Last fall the chairman of the Georgia House Appropriations Committee asked a colleague, Rep. Alan Powell, D-Hartwell, to review the state's practice of contracting with vendors and find out how requests for proposals are distributed. That action by Rep. Terry Coleman, D-Eastman, is welcomed and overdue.
A preliminary report to Coleman by Powell indicates 49 of the 75 largest contracts were "outsourced" to other state agencies or non-profit organizations.
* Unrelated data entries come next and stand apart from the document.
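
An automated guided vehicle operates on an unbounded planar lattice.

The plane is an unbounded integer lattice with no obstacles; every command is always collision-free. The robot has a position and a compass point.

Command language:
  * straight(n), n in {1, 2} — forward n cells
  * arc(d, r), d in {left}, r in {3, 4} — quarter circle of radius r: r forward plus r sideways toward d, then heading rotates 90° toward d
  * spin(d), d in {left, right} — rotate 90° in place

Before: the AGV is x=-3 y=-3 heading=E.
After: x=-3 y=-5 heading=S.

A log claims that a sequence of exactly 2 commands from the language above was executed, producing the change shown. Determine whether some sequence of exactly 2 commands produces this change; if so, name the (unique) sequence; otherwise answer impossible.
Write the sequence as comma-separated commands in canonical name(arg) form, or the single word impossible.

spin(right), straight(2)

key: position moved to (-3,-5) AND the heading swung to S — translation plus rotation needed
start: x=-3 y=-3 heading=E
1. spin(right) → x=-3 y=-3 heading=S
2. straight(2) → x=-3 y=-5 heading=S
no other 2-command option fits: unique.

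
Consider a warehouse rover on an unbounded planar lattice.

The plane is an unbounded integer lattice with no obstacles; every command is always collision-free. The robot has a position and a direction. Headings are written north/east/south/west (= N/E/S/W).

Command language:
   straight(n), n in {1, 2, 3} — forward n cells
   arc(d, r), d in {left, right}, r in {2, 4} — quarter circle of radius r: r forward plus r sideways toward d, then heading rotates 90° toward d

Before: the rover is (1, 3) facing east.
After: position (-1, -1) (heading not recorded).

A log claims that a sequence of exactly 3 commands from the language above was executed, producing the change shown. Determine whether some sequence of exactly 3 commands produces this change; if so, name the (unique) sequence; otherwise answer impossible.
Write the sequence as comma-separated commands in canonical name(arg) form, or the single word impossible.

key: running straight(2) before arc(right, 2) would end elsewhere — order is forced
start: (1, 3) facing east
step 1 (arc(right, 2)): (3, 1) facing south
step 2 (arc(right, 2)): (1, -1) facing west
step 3 (straight(2)): (-1, -1) facing west
no other 3-command option fits: unique.

arc(right, 2), arc(right, 2), straight(2)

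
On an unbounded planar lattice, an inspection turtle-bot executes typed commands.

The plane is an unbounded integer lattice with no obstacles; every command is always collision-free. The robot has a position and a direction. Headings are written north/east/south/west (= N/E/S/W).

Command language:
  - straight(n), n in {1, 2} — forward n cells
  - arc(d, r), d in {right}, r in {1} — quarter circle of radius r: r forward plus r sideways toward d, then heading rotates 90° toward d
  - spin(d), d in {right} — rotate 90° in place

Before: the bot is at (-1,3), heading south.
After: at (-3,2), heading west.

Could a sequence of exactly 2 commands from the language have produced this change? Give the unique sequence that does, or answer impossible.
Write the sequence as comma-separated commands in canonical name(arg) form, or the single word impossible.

arc(right, 1), straight(1)

key: cell and facing (now W) both changed — the 2 commands mix motion and turning
begin: at (-1,3), heading south
[1] after arc(right, 1): at (-2,2), heading west
[2] after straight(1): at (-3,2), heading west
uniquely the one of 16 2-step routes that fits.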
Just one-third of the biggest contracts went to private companies.
The 183 outside contracts for the Corrections Department appear to be the highest number, the Department of Community Health spent the next largest amount on outside vendors, while the Education Department ranked third.
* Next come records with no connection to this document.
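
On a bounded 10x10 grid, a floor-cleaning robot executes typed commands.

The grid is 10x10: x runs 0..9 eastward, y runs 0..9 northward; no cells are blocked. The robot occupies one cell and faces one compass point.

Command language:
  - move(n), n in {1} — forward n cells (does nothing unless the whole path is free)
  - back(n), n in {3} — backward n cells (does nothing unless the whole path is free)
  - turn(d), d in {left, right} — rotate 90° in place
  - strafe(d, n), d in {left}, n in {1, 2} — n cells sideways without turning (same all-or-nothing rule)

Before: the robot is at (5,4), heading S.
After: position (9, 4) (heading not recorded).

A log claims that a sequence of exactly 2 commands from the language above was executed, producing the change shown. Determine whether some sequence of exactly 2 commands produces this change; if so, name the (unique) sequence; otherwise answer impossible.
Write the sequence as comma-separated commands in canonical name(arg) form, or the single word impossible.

begin: at (5,4), heading S
t=1 strafe(left, 2) ⇒ at (7,4), heading S
t=2 strafe(left, 2) ⇒ at (9,4), heading S
uniquely the one of 36 2-step routes that fits.

strafe(left, 2), strafe(left, 2)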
State auditors, as Coleman had suspected, found inconsistencies in how agencies reported contracts. (Interestingly, one of the seven entities that hasn't supplied information to the auditors is the governor's office - surely an oversight.)
Once all or most of this information is assembled, let's hope the House and Senate leadership agree on contracting reform legislation.
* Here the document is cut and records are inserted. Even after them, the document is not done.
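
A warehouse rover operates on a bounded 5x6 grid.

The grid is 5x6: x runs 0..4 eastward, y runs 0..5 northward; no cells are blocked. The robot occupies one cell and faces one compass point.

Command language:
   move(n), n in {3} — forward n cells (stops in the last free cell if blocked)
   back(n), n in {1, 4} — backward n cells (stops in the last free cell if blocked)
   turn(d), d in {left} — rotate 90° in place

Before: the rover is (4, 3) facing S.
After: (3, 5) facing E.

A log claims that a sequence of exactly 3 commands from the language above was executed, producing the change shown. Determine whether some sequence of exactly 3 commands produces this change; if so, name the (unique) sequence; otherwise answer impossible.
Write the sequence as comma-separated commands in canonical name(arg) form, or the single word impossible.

back(4), turn(left), back(1)

key: cell and facing (now E) both changed — the 3 commands mix motion and turning
start: (4, 3) facing S
step 1 (back(4)): (4, 5) facing S
step 2 (turn(left)): (4, 5) facing E
step 3 (back(1)): (3, 5) facing E
no rival 3-sequence matches.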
It is difficult to imagine that a majority of legislators don't want oversight over businesses that receive substantial taxpayers' money they appropriate.
Of local interest, the top beneficiary of this outsourcing is none other than the Medical College of Georgia, which received $85.5 million to treat sick or injured prisoners for the Department of Corrections. While Augusta as a community benefits from the arrangement and influx of dollars, the money comes out of Augustans' paychecks in the form of state taxes, and taxpayers deserve to know if their money is being spent prudently.
There's nothing wrong with state agencies contracting for legitimate work that can be performed better or more efficiently by other state entities or private companies, and the MCG contract is as good an example as any of this benefit to the public at large.
But tighter controls - and, in some cases, just plain oversight - is required. As Coleman and other legislators well know, there are ethical loopholes waiting to be closed.